Thursday 20 September 2012

73. Binayak Bhattacharya

Abstract 73
Binayak Bhattacharya  
Cinematic Journey of the Dissident Nationalists:
Indian People’s Theatre Association and the Hindi Films of 1940s and 1950s,
Abstract
Indian Cinema, from the beginning, was successful in creating its own diverse frame of reference, where various nodes of social and political actions and events had manifested their presence in different degrees. If we reflect on this paradigm in the late-colonial and post-colonial perspective, it invokes certain questions that have resemblances with the nation’s early encounter with radical humanism and Marxism in 1930s and 1940s emerging as the dissident alternatives to the existing modes of nationalist political practice. In this context, the progressive cultural movement in India in general and the Indian Peoples’ Theatre Association (IPTA) in particular provide a fascinating cultural history. The influences of IPTA were experienced not only in the fields of literature and theatre, but also in the Indian Cinema of the time. Interestingly, from the 1940s, we see a significant number of Indian films gradually have started to represent the misery of people and the nation form a newer perspective. One can take references from the films like Bimal Roy’s Humrahi (Fellow Travelers, 1945) and Do Bigha Zamin (Two Acres of Land, 1953), Chetan Anand’s Neecha Nagar (The Lower City, 1946), IPTA and K A Abbas’s  Dharti Ke Laal (Children of The Earth, 1946), Raj Kapoor’s Awara (The Vagabond, 1949) and  Jaagte Raho (Keep Awake, 1956).

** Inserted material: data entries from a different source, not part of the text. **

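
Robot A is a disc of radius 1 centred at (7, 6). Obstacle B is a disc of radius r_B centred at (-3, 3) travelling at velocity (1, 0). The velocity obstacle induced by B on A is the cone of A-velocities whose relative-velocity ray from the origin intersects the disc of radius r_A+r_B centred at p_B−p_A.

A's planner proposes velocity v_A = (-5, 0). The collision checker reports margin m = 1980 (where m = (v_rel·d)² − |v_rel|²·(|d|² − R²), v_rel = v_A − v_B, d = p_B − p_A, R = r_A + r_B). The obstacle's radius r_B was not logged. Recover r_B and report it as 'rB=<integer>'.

m = 1980
d = (-10, -3);  v_rel = (-6, 0),  |v_rel|² = 36
v_rel×d = (-6)·(-3) − (0)·(-10) = 18
since m = R²·36 − 18²:  R² = (324 + 1980) / 36 = 64
R = √64 = 8  ⇒  r_B = 8 − 1 = 7

rB=7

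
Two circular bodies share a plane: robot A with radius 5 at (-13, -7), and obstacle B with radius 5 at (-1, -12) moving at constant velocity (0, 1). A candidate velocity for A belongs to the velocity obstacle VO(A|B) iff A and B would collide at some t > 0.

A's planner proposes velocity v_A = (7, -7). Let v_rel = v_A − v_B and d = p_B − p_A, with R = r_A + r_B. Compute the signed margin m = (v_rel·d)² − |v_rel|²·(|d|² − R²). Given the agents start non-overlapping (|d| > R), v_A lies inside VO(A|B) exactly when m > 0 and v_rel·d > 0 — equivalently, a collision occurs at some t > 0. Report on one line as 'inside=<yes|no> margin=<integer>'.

d = (12, -5),  |d|² = 169;  R = 5+5 = 10,  c = 169−10² = 69
v_rel = (7, -8),  |v_rel|² = 113;  v_rel·d = (7)·(12) + (-8)·(-5) = 124
113·t² − 248·t + 69 = 0  ⇒  m = 124² − 113·69 = 7579
m = 7579 > 0,  v_rel·d = 124 > 0  ⇒  inside

inside=yes margin=7579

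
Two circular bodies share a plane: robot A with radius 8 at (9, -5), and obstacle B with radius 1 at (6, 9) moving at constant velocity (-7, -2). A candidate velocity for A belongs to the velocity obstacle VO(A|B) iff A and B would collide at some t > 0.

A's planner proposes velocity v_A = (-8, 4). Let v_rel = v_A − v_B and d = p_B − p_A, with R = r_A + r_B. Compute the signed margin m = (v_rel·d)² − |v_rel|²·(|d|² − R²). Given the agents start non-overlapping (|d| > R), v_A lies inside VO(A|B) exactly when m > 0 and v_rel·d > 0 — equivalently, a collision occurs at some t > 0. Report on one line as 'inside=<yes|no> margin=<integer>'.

d = (-3, 14),  |d|² = 205;  R = 8+1 = 9,  c = 205−9² = 124
v_rel = (-1, 6),  |v_rel|² = 37;  v_rel·d = (-1)·(-3) + (6)·(14) = 87
37·t² − 174·t + 124 = 0  ⇒  m = 87² − 37·124 = 2981
m = 2981 > 0,  v_rel·d = 87 > 0  ⇒  inside

inside=yes margin=2981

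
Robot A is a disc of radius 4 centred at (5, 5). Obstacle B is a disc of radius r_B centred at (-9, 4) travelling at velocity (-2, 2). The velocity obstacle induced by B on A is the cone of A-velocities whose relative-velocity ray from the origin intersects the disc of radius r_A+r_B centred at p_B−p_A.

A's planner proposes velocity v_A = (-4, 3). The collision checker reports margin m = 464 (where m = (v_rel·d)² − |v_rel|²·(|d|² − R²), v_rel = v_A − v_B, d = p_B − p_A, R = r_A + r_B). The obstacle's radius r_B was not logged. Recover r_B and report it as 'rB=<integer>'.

m = 464
d = (-14, -1);  v_rel = (-2, 1),  |v_rel|² = 5
v_rel×d = (-2)·(-1) − (1)·(-14) = 16
since m = R²·5 − 16²:  R² = (256 + 464) / 5 = 144
R = √144 = 12  ⇒  r_B = 12 − 4 = 8

rB=8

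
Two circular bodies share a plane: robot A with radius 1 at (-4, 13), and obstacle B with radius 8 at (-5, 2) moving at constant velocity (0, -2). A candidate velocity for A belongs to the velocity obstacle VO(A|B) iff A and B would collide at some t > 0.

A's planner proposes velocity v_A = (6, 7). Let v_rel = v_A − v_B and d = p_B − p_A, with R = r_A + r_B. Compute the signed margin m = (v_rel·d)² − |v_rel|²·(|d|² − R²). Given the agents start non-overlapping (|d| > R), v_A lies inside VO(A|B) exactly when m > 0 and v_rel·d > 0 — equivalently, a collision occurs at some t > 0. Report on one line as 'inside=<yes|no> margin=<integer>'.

d = (-1, -11),  |d|² = 122;  R = 1+8 = 9,  c = 122−9² = 41
v_rel = (6, 9),  |v_rel|² = 117;  v_rel·d = (6)·(-1) + (9)·(-11) = -105
117·t² + 210·t + 41 = 0  ⇒  m = (-105)² − 117·41 = 6228
m = 6228 > 0,  v_rel·d = -105 < 0  ⇒  outside

inside=no margin=6228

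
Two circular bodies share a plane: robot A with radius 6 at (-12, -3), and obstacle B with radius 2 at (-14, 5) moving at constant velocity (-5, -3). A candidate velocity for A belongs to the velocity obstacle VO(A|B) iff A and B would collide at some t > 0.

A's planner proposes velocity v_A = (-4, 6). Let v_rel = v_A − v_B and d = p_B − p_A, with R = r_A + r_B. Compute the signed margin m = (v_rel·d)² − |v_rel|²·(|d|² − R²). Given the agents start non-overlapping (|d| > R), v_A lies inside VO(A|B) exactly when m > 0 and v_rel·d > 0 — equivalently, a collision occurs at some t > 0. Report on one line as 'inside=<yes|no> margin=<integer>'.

d = (-2, 8),  |d|² = 68;  R = 6+2 = 8,  c = 68−8² = 4
v_rel = (1, 9),  |v_rel|² = 82;  v_rel·d = (1)·(-2) + (9)·(8) = 70
82·t² − 140·t + 4 = 0  ⇒  m = 70² − 82·4 = 4572
m = 4572 > 0,  v_rel·d = 70 > 0  ⇒  inside

inside=yes margin=4572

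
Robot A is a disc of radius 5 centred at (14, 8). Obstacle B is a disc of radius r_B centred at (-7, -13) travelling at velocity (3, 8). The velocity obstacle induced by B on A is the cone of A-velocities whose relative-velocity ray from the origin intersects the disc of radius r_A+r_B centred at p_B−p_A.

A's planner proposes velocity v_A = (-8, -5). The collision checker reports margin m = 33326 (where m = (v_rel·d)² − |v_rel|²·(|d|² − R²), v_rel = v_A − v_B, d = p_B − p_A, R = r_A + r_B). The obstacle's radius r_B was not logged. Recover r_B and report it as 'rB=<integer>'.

m = 33326
d = (-21, -21);  v_rel = (-11, -13),  |v_rel|² = 290
v_rel×d = (-11)·(-21) − (-13)·(-21) = -42
since m = R²·290 − (-42)²:  R² = (1764 + 33326) / 290 = 121
R = √121 = 11  ⇒  r_B = 11 − 5 = 6

rB=6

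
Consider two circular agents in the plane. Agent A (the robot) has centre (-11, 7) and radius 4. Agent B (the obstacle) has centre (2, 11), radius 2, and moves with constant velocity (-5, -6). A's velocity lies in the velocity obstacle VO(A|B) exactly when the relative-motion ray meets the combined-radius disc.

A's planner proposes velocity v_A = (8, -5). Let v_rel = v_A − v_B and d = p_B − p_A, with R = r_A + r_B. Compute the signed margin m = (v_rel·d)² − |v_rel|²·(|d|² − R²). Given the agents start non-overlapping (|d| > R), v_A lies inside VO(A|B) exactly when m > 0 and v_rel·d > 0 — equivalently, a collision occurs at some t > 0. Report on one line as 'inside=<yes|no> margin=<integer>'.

d = (13, 4),  |d|² = 185;  R = 4+2 = 6,  c = 185−6² = 149
v_rel = (13, 1),  |v_rel|² = 170;  v_rel·d = (13)·(13) + (1)·(4) = 173
170·t² − 346·t + 149 = 0  ⇒  m = 173² − 170·149 = 4599
m = 4599 > 0,  v_rel·d = 173 > 0  ⇒  inside

inside=yes margin=4599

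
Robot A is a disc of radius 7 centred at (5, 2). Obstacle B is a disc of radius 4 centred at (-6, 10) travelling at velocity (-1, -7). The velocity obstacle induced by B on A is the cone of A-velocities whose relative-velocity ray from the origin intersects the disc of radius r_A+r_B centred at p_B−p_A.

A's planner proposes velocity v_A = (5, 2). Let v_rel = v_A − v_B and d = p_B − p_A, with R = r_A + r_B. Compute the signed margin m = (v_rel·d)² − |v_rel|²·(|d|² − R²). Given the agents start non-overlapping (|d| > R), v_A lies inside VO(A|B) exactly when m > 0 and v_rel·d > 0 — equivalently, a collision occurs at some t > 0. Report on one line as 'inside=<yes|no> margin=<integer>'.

d = (-11, 8),  |d|² = 185;  R = 7+4 = 11,  c = 185−11² = 64
v_rel = (6, 9),  |v_rel|² = 117;  v_rel·d = (6)·(-11) + (9)·(8) = 6
117·t² − 12·t + 64 = 0  ⇒  m = 6² − 117·64 = -7452
m = -7452 < 0,  v_rel·d = 6 > 0  ⇒  outside

inside=no margin=-7452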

While engaging mostly with the Hindi films of that period, my paper will try to explore the site of this particular cultural trend that was successful to erect an idea of a common man’s nation by structuring an indigenous form of people’s culture. The idea, for me, is derived from a progressive-humanist ideological position. However, this peculiar construction continued to exist for a long time as a specific trait of Indian Cinema.
Historically, we may observe that the phenomenon of IPTA was neither an abrupt occurrence in 1940s, nor it was ground down unexpectedly in 1950s. I would rather argue that the progressive cultural movement in India as a whole had tried to reclaim the nation in their own manner. The approach of the movement during that period– although materialized within the Nationalist institution– was successful in marking a different trajectory for cultural representation. Moreover, events like the World War-II, Quit India Movement (1942), Bengal Famine (1943), Communal Riots (1946), Partition (1947) etc had not only ruffled the pattern of national imagination but had also induced a sense to imagine India differently. Thus, the intellectual dissent of IPTA during this period had played a pivotal role in forming a specific cultural language for Indian Cinema. We may observe– later in 1950s– how this form was gradually taken over by the Nehruvian discourse of nationalism and how a new generic form in Indian (mostly in Hindi) Cinema, i.e. the Social was born. In my paper, through revisiting the history of IPTA, I would like to present a trajectory of Indian social films– its genesis, growth and development– while considering the progressive cultural movement in India as the matrix containing the elements of the dissident progressive nationalism.